No peso pesado…feminino, Gabi Garcia conquistou mais uma vitória por finalização no Rizin, desta vez sobre uma atleta mais jovem do que as que andava enfrentando ultimamente. A campeã de jiu-jítsu conseguiu o triunfo com uma forte americana, após levar a adversária Barbara Nepomuceno ao solo. Esta foi a sexta vitória de Gabi Garcia no MMA. Após a luta, o lamentável aconteceu, com a senhora Shinobu Kandori, de 54 anos, e sua trupe subirem no ringue exigindo uma luta contra Gabi Garcia, que já foi cancelada por duas oportunidades.

Já o talentoso Justin Scoggins segue em sua intensa derrocada.
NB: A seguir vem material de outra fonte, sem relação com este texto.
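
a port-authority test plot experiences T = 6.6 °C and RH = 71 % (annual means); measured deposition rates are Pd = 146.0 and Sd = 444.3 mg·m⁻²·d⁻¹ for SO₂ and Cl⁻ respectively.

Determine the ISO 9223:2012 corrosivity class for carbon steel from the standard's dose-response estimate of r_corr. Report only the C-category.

carbon steel: T≤10 °C ⇒ hinge +0.150·(6.6−10) = -0.5100
  sulphur-dioxide contribution → 58.7 μm/a
  chloride contribution → 60.59 μm/a
  total first-year rate 119.3 μm/a
Category bounds: 80…200 μm/a bracket r_corr ⇒ C5

C5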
Em sua primeira luta fora do UFC, ele novamente mostrou pouca inteligência e decidiu derrubar um ótimo grappler em Yuki Motoya, que logo tratou de finalizar o americano, que emendou a quarta derrota seguida de sua carreira no MMA.


PFL 2018 #11

O último evento da PFL no ano, que encerrou a temporada de 2018 aconteceu durante a virada do ano aqui no Brasil. As finais foram disputadas e cada vencedor ganhou US$1 milhão como prêmio, além claro, do cinturão do evento.

No peso-pena, apontado como um dos favoritos pelo MMA Brasil antes do torneio, Lance Palmer utilizou seu bom wrestling e foi dominante como esperado, vencendo na decisão sem dar chances para Steven Siler conquistar uma finalização. Assim, Palmer conquistou o prêmio, após chegar ao evento como o maior favorito da noite nas finais.
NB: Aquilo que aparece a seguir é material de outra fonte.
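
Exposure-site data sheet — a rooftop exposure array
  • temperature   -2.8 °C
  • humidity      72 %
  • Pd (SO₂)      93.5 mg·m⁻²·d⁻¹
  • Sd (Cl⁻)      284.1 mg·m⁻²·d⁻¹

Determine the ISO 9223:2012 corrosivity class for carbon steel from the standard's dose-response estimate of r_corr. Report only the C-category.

C3

carbon steel: T≤10 °C ⇒ hinge +0.150·(-2.8−10) = -1.9200
  Pd branch = 1.77·Pd^0.52·e^(0.02·RH+f) = 11.6 μm/a
  Cl⁻ term: 0.102·284.1^0.62·exp(0.033·72+0.04·-2.8) = 32.58
  sum: 11.6 + 32.58 → r_corr = 44.18 μm/a
Category bounds: 25…50 μm/a bracket r_corr ⇒ C3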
Entre os leves, uma zebra. O brasileiro Natan Schulte venceu o ex-top 15 do UFC Rashid Magomedov por decisão unânime em luta disputada. Nathan chegou a derrubar Rashid e acertou bons golpes no russo nos rounds finais para reverter um começo difícil no combate. Curiosamente essa luta envolveu dois atletas que treinam juntos na ATT.

Na categoria dos meios-médios, Ray Cooper III estava com hype pelos nocautes que conquistou na temporada e era favorito para boa parte dos fãs. Entretanto, quem levou o prêmio foi o russo Magomed Magomedkerimov, que finalizou o havaiano com uma guilhotina, frustrando-o e levando o dinheiro e o cinturão para o Daguestão.

Um nocaute brutal no primeiro soco dado na luta aconteceu na final dos médios, quando o veterano Louis Taylor deu cabo de Abus Magomedov em apenas 33 segundos. O alemão engoliu um soco e caiu praticamente apagado de costas para o chão, recebendo ainda um poderoso soco do americano no chão antes da interrupção.

A final dos meios-pesados trouxe um bonito fim para a carreira de Sean O’Connell. Ele se aposentou com o prêmio máximo e o cinturão depois de derrotar o brasileiro Vinny Magalhães, que desistiu no intervalo do terceiro para o quarto round, após cansar bastante e sofrer muito com a trocação de O’Connell. Sean se aposentou novamente, já que ele havia encerrado a carreira após ser demitido do UFC, mas voltou para disputar o torneio e agora deve se manter como comentarista da PFL.

E, por fim, nos pesos pesados, outro brasileiro conquistou o prêmio máximo. Naturalmente um meio-pesado, Philipe Lins superou a desvantagem de tamanho diante dos adversários e se tornou campeão do torneio na categoria dos pesados após vencer o ex-UFC Josh Copeland, que foi muito resiliente e não caiu, mas viu o duelo ser interrompido pelo árbitro para preservar sua saúde.

Além disso, em uma luta bônus na noite, a judoca olímpica Kayla Harrison seguiu atropelando todas que colocam em sua frente. Dessa vez, ela passou por cima de Moriel Charneski sem piedade, acabando a luta com poderosos socos e que levaram ao nocaute técnico. Tendo em vista que a PFL fará o torneio na categoria de Kayla no ano que vem, veremos mais desempenhos como esse, já que a categoria é basicamente inexistente.